第17話 選択肢
三人は会議室を出た。
僕と愛ちゃんだけが残された。
外からは何も見えないようマジックミラーフィルムが貼ってある会議室だから職場のみんなにはどんな会話をしていたかなんて分からないだろう。
まあ、想像はできると思うけど。
「愛ちゃん、大丈夫?」
まだ何が何だかわかっていない愛ちゃんは少し震えていたし、目が泳いでいた。
「いきなり来られてびっくりしたよね。」
「あ…はい。五反田さんが来た理由もよくわからないですね。例えば私が銀行に突撃したなら、上司が一緒に謝るなんてことはあるのかもしれませんが。なんであの人がわざわざ謝りにきたんだろう」
「これだよ、これ」
僕は胸元から写真を取り出して、旦那の浮気相手と五反田がホテルから出てくるところを見せた。
「…なにこれ…」
「五反田さんも、あの新人女性と関係があったみたいだね。まあ彼も家庭があるしね。バラされたくなければ蓮沼の奥さんに謝りに行けみたいなことが、書かれてたみたいで、慌てて謝りに来たんだって。」
全て僕が作り上げたシナリオだけどね。
愛ちゃんはまた考え込んだ。
ピュアな愛ちゃんには到底受け入れられない問題だろう。
かなりショックを受けた顔をしている。
愛ちゃんが思ってるよりも世の中は汚いからね。
ここで浮気相手をネタに笑いを挟んで和ませようか…。
「彼女こそ愛ちゃんの言う″ビッチ″なんじゃないの?愛ちゃんがなりたいって言ってた…」
″だからあ!私だって浮気してやるって決めたんですよぉ!ビッチに、ビッチになってやるってぇ!″
このセリフを思い出させるためにそう言ったら、愛ちゃんは顔を赤くした。
「ちっ違いま…いや違くないですけど!別に、ならないし!ていうか思い出させないでください!今はそんなこといいんです!これから…どうしていくか考えないと…」
「そうだね。

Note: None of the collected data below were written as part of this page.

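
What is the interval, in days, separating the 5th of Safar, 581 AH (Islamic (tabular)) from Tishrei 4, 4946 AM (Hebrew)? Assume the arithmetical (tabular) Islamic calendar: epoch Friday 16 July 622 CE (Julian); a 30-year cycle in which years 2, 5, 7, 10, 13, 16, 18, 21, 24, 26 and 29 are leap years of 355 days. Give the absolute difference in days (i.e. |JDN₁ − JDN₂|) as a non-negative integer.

JDN of the first date = 2154007.
JDN of the second date = 2154123.
|2154123 − 2154007| = 116.

116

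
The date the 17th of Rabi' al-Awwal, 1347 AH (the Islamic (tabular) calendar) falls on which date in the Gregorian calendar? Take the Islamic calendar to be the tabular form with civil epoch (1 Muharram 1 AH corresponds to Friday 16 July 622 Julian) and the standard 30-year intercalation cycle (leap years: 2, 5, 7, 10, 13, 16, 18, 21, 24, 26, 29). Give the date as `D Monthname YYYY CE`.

Julian Day Number of the source date = 2425493.
Converting JDN 2425493 to the Gregorian calendar gives 3 September 1928 CE.

3 September 1928 CE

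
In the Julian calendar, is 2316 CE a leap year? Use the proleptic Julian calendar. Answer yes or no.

yes

2316 mod 4 = 0, so it is a leap year in the Julian calendar.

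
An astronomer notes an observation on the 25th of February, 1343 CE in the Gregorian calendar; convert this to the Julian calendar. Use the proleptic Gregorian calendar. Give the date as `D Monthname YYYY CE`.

17 February 1343 CE

For dates in this range the Gregorian date is 8 days ahead of the Julian.
25 February 1343 Gregorian − 8 days → 17 February 1343 Julian.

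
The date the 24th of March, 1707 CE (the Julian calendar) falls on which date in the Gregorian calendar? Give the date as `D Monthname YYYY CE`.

For dates in this range the Gregorian date is 11 days ahead of the Julian.
24 March 1707 Julian + 11 days → 4 April 1707 Gregorian.

4 April 1707 CE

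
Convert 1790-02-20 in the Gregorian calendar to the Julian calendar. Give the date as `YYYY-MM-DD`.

At this point the Julian calendar is 11 days behind the Gregorian.
20 February 1790 Gregorian − 11 days → 9 February 1790 Julian.

1790-02-09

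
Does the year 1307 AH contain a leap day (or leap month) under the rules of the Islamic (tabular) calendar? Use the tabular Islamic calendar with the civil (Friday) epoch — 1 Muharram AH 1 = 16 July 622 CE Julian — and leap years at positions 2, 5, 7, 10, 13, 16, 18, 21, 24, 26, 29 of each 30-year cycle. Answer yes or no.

no

Year 1307 AH is year 17 of its 30-year cycle; leap positions are 2, 5, 7, 10, 13, 16, 18, 21, 24, 26, 29, so it is a common year (354 days).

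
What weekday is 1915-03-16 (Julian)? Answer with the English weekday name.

Monday

Equivalently 29 March 1915 Gregorian, JDN 2420586.
JDN 2420586 mod 7 = 0, and JDN 0 was a Monday, so this is a Monday.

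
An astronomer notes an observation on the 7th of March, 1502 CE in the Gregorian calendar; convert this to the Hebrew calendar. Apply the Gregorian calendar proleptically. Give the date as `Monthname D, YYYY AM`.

Adar 17, 5262 AM

Julian Day Number of the source date = 2269719.
Converting JDN 2269719 to the Hebrew calendar gives 17 Adar 5262 AM.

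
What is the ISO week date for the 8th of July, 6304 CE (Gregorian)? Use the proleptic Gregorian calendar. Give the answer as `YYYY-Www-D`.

The weekday is Friday (ISO weekday 5).
That Friday belongs to ISO week 27 of ISO year 6304.

6304-W27-5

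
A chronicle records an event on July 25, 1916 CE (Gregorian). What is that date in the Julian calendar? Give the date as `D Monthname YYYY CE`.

12 July 1916 CE

At this point the Julian calendar is 13 days behind the Gregorian.
25 July 1916 Gregorian − 13 days → 12 July 1916 Julian.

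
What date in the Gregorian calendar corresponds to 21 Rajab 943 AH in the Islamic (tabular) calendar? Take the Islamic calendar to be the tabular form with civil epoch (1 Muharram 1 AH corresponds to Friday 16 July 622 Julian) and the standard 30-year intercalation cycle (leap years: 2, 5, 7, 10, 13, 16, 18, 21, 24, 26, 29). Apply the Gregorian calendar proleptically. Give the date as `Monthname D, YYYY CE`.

January 13, 1537 CE

Julian Day Number of the source date = 2282450.
Converting JDN 2282450 to the Gregorian calendar gives 13 January 1537 CE.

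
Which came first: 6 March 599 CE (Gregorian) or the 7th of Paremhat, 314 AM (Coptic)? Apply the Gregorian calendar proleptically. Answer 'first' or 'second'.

The two dates have Julian Day Numbers 1939905 and 1939539 respectively.
Since 1939539 < 1939905, the second date comes first.

second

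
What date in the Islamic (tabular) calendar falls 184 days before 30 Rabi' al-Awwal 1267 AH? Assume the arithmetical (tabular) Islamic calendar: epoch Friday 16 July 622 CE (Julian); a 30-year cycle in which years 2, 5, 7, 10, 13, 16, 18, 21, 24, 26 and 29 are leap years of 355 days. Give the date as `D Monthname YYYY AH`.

Counting 184 days back from JDN 2397156 reaches JDN 2396972, which is 23 Ramadan 1266 AH.

23 Ramadan 1266 AH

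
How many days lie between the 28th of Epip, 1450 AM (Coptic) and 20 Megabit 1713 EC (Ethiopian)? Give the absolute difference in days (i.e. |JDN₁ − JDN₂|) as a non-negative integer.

First date → JDN 2354604; second date → JDN 2349728.
The interval is |2354604 − 2349728| = 4876 days.

4876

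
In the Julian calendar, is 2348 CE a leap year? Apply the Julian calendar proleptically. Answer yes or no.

yes

2348 mod 4 = 0, so it is a leap year in the Julian calendar.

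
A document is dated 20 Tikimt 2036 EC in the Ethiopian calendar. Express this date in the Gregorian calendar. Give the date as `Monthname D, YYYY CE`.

Julian Day Number of the source date = 2467554.
Converting JDN 2467554 to the Gregorian calendar gives 31 October 2043 CE.

October 31, 2043 CE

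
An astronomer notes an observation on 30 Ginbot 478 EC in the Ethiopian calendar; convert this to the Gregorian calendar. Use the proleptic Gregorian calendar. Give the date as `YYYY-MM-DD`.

0486-05-26

Julian Day Number of the source date = 1898714.
Converting JDN 1898714 to the Gregorian calendar gives 26 May 486 CE.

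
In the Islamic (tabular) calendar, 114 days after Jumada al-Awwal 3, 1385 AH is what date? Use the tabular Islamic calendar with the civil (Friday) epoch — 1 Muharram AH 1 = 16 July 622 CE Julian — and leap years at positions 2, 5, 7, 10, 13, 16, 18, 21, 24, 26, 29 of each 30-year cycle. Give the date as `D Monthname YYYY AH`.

The starting date is JDN 2439003; 2439003 + 114 = 2439117.
JDN 2439117 corresponds to 28 Sha'ban 1385 AH.

28 Sha'ban 1385 AH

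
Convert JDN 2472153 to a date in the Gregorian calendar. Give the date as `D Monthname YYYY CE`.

3 June 2056 CE

Counting from JDN 2299161 = 15 Oct 1582 gives an offset of 172992 days.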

」
少し冷静になった愛ちゃんは考えを巡らせたようだった。
僕は尋ねた。
「どうしたい?」
「わかりません。私の気持ちなんて…混乱してるし…」
「出世を気にしなくていいのなら、別れられるんじゃない?別れたい?」
本当は未練があるかもしれない。
だから離婚しない可能性もあって聞いてみた。
「わ…わかれ…たいけど…娘ちゃんの気持ちを考えると…」
「そうだよね。愛ちゃん、いいママだもんね」
本当に感心するよ。
「自分が1番つらい状況なのに、娘ちゃんを1番に考えてあげてすごいね。子供ファーストだ。」
僕はうらやましくて仕方ないよ愛ちゃんの娘が。こんなに母親から大事にしてもらえて。
「愛ちゃんそのために苦しくても結婚生活続けたんだもんね。なかなか出来ることじゃないよ。よく頑張ったね。」
あんなボロボロだったのに1年も耐えた愛ちゃんはすごい。
母親の強さが偉大だと、愛ちゃんを見て教わった。
愛ちゃんは気丈に振る舞おうとしていた表情を解くと、子供みたいに泣き出した。
抱きしめてあげたいけど、一応見えていないとは言え職場だしなあ。
「例えば籍だけ抜いて、娘ちゃんには父親は転職して単身赴任してるってことにするのもいいと思うよ。その場合ちゃんと養育費と慰謝料を請求すること。こんだけ証拠があるから弁護士さえつければ必ず取れるよ。ごねれば裁判起こせばいいし。まあ、あとは籍もぬかずに仮面夫婦にして、この関係を続けるのも手だと思うよ?有責である向こうは、愛ちゃんが離婚しないと決めれば言うこと聞くしかないから離婚できないし、不倫相手と一緒になることもできないしね。」
様々な提案をした。
まあすぐに答えが出るわけないんだけどね…
籍を抜くのって、入れる時よりも大変だし、精神が削られる疲れ方をするから。
だから本当はこんなこと、こんな時に言うべきではないんだけど。
僕の存在は?
さっきから娘がとか言ってるけど、僕は全然蚊帳の外で全く登場しない。
ずるいかもしれないけど、愛ちゃんが僕のことしか考えられないことを言おうと思う。